Title: Let Me In
Directed By: Matt Reeves
Starring: Kodi Smit-McPhee, Chloe Moretz, Richard Jenkins, Elias Koteas, Dylan Minnette
It’s one thing to remake a film years after its release, but writer-director Matt Reeves faced one heck of a challenge making an American version of the fantastic Swedish film, Let the Right One In. Not only is Let the Right One In one of the greatest vampire movies ever made, but it only came out two years ago. Reeves’ version, Let Me In, may not quite validate giving this story another go-around so soon, but that’s not to say it isn’t a wildly enjoyable and astoundingly well-done film.
Kodi Smit-McPhee is Owen, a 12-year-old boy living with his mother in Los Alamos, New Mexico. It’s 1983 and Owen’s only salvation from his parents’ divorce and the bullies at school is the time he gets to spend alone at night in the courtyard of his apartment complex. One evening, his privacy is invaded by another 12-year-old (more or less), Abby (Chloe Moretz). Abby just moved into the apartment next door, but informs Owen right from the start that the two cannot be friends.

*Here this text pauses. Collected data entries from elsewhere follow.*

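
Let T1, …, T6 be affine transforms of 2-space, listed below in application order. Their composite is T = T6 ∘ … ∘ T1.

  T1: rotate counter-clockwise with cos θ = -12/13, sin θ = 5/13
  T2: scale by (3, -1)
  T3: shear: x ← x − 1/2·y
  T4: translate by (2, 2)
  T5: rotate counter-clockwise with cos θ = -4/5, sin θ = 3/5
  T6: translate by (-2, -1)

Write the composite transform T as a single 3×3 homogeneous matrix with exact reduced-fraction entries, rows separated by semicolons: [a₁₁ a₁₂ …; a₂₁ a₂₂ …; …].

T1 = [-12/13 -5/13 0; 5/13 -12/13 0; 0 0 1]
T2·T1 = [-36/13 -15/13 0; -5/13 12/13 0; 0 0 1]
T3·…·T1 = [-67/26 -21/13 0; -5/13 12/13 0; 0 0 1]
T4·…·T1 = [-67/26 -21/13 2; -5/13 12/13 2; 0 0 1]
T5·…·T1 = [149/65 48/65 -14/5; -161/130 -111/65 -2/5; 0 0 1]
T6·…·T1 = [149/65 48/65 -24/5; -161/130 -111/65 -7/5; 0 0 1]

T = [149/65 48/65 -24/5; -161/130 -111/65 -7/5; 0 0 1]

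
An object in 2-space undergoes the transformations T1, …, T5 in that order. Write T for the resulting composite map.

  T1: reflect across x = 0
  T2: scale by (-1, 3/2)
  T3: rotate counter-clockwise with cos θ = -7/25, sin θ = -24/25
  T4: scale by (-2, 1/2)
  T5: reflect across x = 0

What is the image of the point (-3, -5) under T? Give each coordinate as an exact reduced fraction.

T(p) = (-318/25, 249/100)

T1 reflect across x = 0: (-3, -5) → (3, -5)
T2 scale by (-1, 3/2): (3, -5) → (-3, -15/2)
T3 rotate counter-clockwise with cos θ = -7/25, sin θ = -24/25: (-3, -15/2) → (-159/25, 249/50)
T4 scale by (-2, 1/2): (-159/25, 249/50) → (318/25, 249/100)
T5 reflect across x = 0: (318/25, 249/100) → (-318/25, 249/100)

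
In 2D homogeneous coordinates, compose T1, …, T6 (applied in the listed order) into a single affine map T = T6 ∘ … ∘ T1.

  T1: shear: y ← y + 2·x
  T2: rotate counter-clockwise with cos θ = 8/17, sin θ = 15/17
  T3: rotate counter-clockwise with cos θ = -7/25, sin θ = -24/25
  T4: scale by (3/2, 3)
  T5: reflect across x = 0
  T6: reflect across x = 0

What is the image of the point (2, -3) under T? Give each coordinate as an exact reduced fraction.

T1 shear: y ← y + 2·x: (2, -3) → (2, 1)
T2 rotate counter-clockwise with cos θ = 8/17, sin θ = 15/17: (2, 1) → (1/17, 38/17)
T3 rotate counter-clockwise with cos θ = -7/25, sin θ = -24/25: (1/17, 38/17) → (181/85, -58/85)
T4 scale by (3/2, 3): (181/85, -58/85) → (543/170, -174/85)
T5 reflect across x = 0: (543/170, -174/85) → (-543/170, -174/85)
T6 reflect across x = 0: (-543/170, -174/85) → (543/170, -174/85)

T(p) = (543/170, -174/85)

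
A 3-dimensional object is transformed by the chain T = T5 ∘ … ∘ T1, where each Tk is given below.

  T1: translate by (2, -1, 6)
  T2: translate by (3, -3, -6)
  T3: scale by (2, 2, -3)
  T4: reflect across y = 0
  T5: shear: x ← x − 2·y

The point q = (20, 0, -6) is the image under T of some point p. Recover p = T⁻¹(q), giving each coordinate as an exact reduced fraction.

p = (5, 4, 2)

T1 = [1 0 0 2; 0 1 0 -1; 0 0 1 6; 0 0 0 1]
T2·T1 = [1 0 0 5; 0 1 0 -4; 0 0 1 0; 0 0 0 1]
T3·…·T1 = [2 0 0 10; 0 2 0 -8; 0 0 -3 0; 0 0 0 1]
T4·…·T1 = [2 0 0 10; 0 -2 0 8; 0 0 -3 0; 0 0 0 1]
T5·…·T1 = [2 4 0 -6; 0 -2 0 8; 0 0 -3 0; 0 0 0 1]
det M = 12; M⁻¹ = [1/2 1 0 -5; 0 -1/2 0 4; 0 0 -1/3 0; 0 0 0 1]
M⁻¹ · (20, 0, -6)ᵀ = (5, 4, 2)ᵀ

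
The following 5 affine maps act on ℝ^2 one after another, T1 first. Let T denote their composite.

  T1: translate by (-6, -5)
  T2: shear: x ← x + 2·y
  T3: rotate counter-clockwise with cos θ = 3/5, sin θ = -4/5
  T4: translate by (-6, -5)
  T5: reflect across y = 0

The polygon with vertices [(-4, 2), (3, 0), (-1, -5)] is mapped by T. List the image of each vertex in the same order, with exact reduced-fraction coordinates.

image vertices: (-18, -6), (-89/5, -12/5), (-151/5, -53/5)

T1 translate by (-6, -5): (-4, 2) → (-10, -3); (3, 0) → (-3, -5); (-1, -5) → (-7, -10)
T2 shear: x ← x + 2·y: (-10, -3) → (-16, -3); (-3, -5) → (-13, -5); (-7, -10) → (-27, -10)
T3 rotate counter-clockwise with cos θ = 3/5, sin θ = -4/5: (-16, -3) → (-12, 11); (-13, -5) → (-59/5, 37/5); (-27, -10) → (-121/5, 78/5)
T4 translate by (-6, -5): (-12, 11) → (-18, 6); (-59/5, 37/5) → (-89/5, 12/5); (-121/5, 78/5) → (-151/5, 53/5)
T5 reflect across y = 0: (-18, 6) → (-18, -6); (-89/5, 12/5) → (-89/5, -12/5); (-151/5, 53/5) → (-151/5, -53/5)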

Regardless, Abby and Owen continue to meet in the courtyard and slowly begin to build a relationship. Owen introduces Abby to the Rubik’s Cube, candy and Morse Code, but she offers little in return for she’s hiding a secret. She can’t stomach the candy, is immune to the cold and must be formally invited inside before entering Owen’s home. To top it all off, Abby needs blood to live; she’s a vampire.
Let Me In is nearly identical to Let the Right One In. Moretz and Smit-McPhee look nothing like the Swedish film’s stars, Kare Hedebrant and Lina Leandersson, yet their characters are practically the same. However, Let Me In isn’t quite a straight remake. The film may include a significant amount of dialogue and events from the first film, but its parallels are slightly askew both in tone and happenings.
Thanks to Michael Giacchino’s haunting original music, the film’s terrifying undertone is established from the instant it begins. Light-hearted moments are short lived for Giacchino’s ominous beating bass is bound to creep back in signifying danger. Further enhancing the foreboding sensation is Greig Fraser’s cinematography. The visuals are as far from straightforward as they come with Fraser frequently using appropriately off-kilter angles and framing bound to make any viewer uneasy.
But of course, neither the music nor the cinematography would be as powerful if it weren’t for the stellar performances of the entire cast. Both Richard Jenkins as Abby’s guardian and Elias Koteas as the policeman investigating the mysterious murders make for fantastic yet subdued adult forces. They manage to make quite an impact and are responsible for some of the film’s most terrifying scenes, but never overshadow the stars, the kids.
The chemistry between Moretz and Smit-McPhee is astounding. Both are such naturals on screen individually that when combined, they can bring even the simplest of dialogue to life. Their characters are quite shy and speak in a whisper using as few words as possible, but don’t require much more. Moretz and Smit-McPhee achieve the most with facial expressions and simplistic actions using words as a mere bonus. And Let Me In’s leads aren’t the only young actors that impress, so does Dylan Minnette as Owen’s adversary Kenny. Kenny is no ordinary school bully. He may resort to painful wedgies at times, but his actions are so malicious, regardless of age, he’s got the power to terrify any audience member.
That’s really what makes Let Me In different from Let the Right One In; Let Me In is more of a horror film. Yes, Reeves opts to up the gore and enhance evil Abby with special effects, but even beyond the typical horror visuals, Let Me In is far more frightening that the 2008 version. In fact, the effects aren’t really necessary at all. At times Moretz’s glowing vampire eyes and fangs can be a little distracting. The movie is so scary in itself, the extra push to shock is completely unnecessary.
There are also a few other needless plot additions Reeves tosses in that are confusing rather than elements used to differentiate the two films, however, there are also segments from Let the Right One In that Reeves does away with that makes the story far more effective in other aspects. Regardless of all of these minor changes, Let Me In is really a very similar experience to Let the Right One In. It’s hard to say the remake is totally justified for we just lived the story two years ago, but it’s still a wonderfully made film and makes living that experience immensely enjoyable all over again.